The criminal activity of hacker groups linked to North Korea has reached a fundamentally new level of threat to the global crypto industry. Leaders of the Group of Seven (G7) at a recent summit in Évian adopted a tough statement on the need for coordinated counteraction against cryptocurrency thefts and cybercrimes originating from Pyongyang. The final document emphasizes that the illegal mining and theft of digital assets directly finance North Korea's nuclear and missile programs, posing a direct threat to international security.

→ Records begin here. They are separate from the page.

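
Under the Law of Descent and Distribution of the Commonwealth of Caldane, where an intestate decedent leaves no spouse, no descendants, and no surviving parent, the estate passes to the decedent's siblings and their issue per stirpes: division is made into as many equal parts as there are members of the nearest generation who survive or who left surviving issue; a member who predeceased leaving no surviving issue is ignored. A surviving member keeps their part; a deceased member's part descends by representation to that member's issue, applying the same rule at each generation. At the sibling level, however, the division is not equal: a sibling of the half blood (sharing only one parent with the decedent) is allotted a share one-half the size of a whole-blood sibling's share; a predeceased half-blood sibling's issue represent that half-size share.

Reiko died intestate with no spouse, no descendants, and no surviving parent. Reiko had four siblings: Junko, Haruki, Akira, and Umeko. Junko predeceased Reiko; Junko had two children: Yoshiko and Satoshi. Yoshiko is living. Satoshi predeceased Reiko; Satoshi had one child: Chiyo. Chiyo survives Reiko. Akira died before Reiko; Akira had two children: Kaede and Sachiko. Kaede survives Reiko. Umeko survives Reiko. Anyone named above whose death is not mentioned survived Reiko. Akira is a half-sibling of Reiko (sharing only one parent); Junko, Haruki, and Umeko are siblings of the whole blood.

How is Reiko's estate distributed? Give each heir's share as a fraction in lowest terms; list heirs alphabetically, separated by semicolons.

Chiyo 1/7; Haruki 2/7; Kaede 1/14; Sachiko 1/14; Umeko 2/7; Yoshiko 1/7

No spouse, descendants, or parent survives, so the estate passes to Reiko's siblings per stirpes.
Half-blood siblings count for one-half the weight of whole-blood siblings at the initial division.
Dividing 1 in proportion to weights (total weight 7/2): Junko (weight 1) → 2/7; Haruki (weight 1) → 2/7; Akira (weight 1/2) → 1/7; Umeko (weight 1) → 2/7.
Junko predeceased; the 2/7 allotted to Junko's branch passes to Junko's issue by representation.
The 2/7 is divided into 2 equal shares of 1/7 among Yoshiko, Satoshi.
Yoshiko is living and takes 1/7.
Satoshi predeceased; the 1/7 allotted to Satoshi's branch passes to Satoshi's issue by representation.
Chiyo is the sole taker at this level and receives the full 1/7.
Haruki is living and takes 2/7.
Akira predeceased; the 1/7 allotted to Akira's branch passes to Akira's issue by representation.
The 1/7 is divided into 2 equal shares of 1/14 among Kaede, Sachiko.
Kaede is living and takes 1/14.
Sachiko is living and takes 1/14.
Umeko is living and takes 2/7.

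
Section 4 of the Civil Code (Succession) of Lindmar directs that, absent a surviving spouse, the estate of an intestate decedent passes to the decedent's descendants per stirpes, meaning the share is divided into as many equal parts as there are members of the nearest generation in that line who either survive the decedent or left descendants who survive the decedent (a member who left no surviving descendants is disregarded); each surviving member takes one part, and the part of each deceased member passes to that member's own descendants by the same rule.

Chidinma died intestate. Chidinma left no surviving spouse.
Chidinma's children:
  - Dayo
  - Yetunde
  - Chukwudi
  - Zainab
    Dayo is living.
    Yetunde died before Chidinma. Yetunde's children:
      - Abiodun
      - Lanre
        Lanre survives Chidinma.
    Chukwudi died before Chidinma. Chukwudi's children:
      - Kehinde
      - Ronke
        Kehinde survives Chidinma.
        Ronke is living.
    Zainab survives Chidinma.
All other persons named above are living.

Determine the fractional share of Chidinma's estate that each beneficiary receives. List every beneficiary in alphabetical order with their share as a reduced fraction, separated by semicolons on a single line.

There is no surviving spouse, so the entire estate passes to Chidinma's descendants per stirpes.
The estate is divided into 4 equal shares of 1/4 among Dayo, Yetunde, Chukwudi, Zainab.
Dayo is living and takes 1/4.
Yetunde predeceased; the 1/4 allotted to Yetunde's branch passes to Yetunde's issue by representation.
The 1/4 is divided into 2 equal shares of 1/8 among Abiodun, Lanre.
Abiodun is living and takes 1/8.
Lanre is living and takes 1/8.
Chukwudi predeceased; the 1/4 allotted to Chukwudi's branch passes to Chukwudi's issue by representation.
The 1/4 is divided into 2 equal shares of 1/8 among Kehinde, Ronke.
Kehinde is living and takes 1/8.
Ronke is living and takes 1/8.
Zainab is living and takes 1/4.

Abiodun 1/8; Dayo 1/4; Kehinde 1/8; Lanre 1/8; Ronke 1/8; Zainab 1/4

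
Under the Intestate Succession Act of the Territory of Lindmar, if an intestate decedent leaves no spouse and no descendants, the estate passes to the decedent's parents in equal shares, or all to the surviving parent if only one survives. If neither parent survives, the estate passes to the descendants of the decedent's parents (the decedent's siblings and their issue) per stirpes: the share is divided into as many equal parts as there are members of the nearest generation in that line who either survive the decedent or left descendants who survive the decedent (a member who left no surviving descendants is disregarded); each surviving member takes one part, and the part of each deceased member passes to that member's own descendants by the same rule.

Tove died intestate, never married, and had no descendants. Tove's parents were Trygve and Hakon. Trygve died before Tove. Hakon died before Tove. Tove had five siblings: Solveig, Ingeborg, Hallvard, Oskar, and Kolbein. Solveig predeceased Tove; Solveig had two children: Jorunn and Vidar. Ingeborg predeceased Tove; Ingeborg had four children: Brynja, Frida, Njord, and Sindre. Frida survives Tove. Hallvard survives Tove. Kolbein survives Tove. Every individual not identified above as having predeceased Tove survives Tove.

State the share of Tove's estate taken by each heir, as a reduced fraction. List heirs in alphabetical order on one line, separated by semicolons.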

The scale of the problem is staggering. According to my calculations and blockchain analytics data, in 2025, North Korean hackers stole a colossal $2.02 billion in cryptocurrencies. This is 51% more than the previous year. The total volume of assets they have stolen since tracking began has already exceeded $6.75 billion. This trend indicates not just an increase in the number of attacks, but a systemic transformation: North Korea has turned cybercrime into one of the key sources of income for its regime, bypassing international sanctions.

However, despite the loud statements, the G7 has not yet proposed specific mechanisms to combat the cryptocurrency threat vector. There is neither a unified registry of banned wallets nor mandatory verification procedures for mixers and decentralized exchanges, which are most often used to launder stolen funds. This creates a dangerous vacuum: while politicians discuss general principles, North Korean hackers continue to attack DeFi protocols and centralized platforms, using increasingly sophisticated methods of social engineering and phishing.

My expert conclusion: The cryptocurrency market should prepare for stricter regulation, especially regarding KYC/AML for the DeFi sector. If the G7 fails to develop unified technical standards for blocking suspicious transactions, we risk seeing a wave of asset "freezes" on major exchanges, which would undermine trust in the industry. The North Korean factor will become a catalyst for introducing mandatory verification of all anonymous wallets — it is only a matter of time.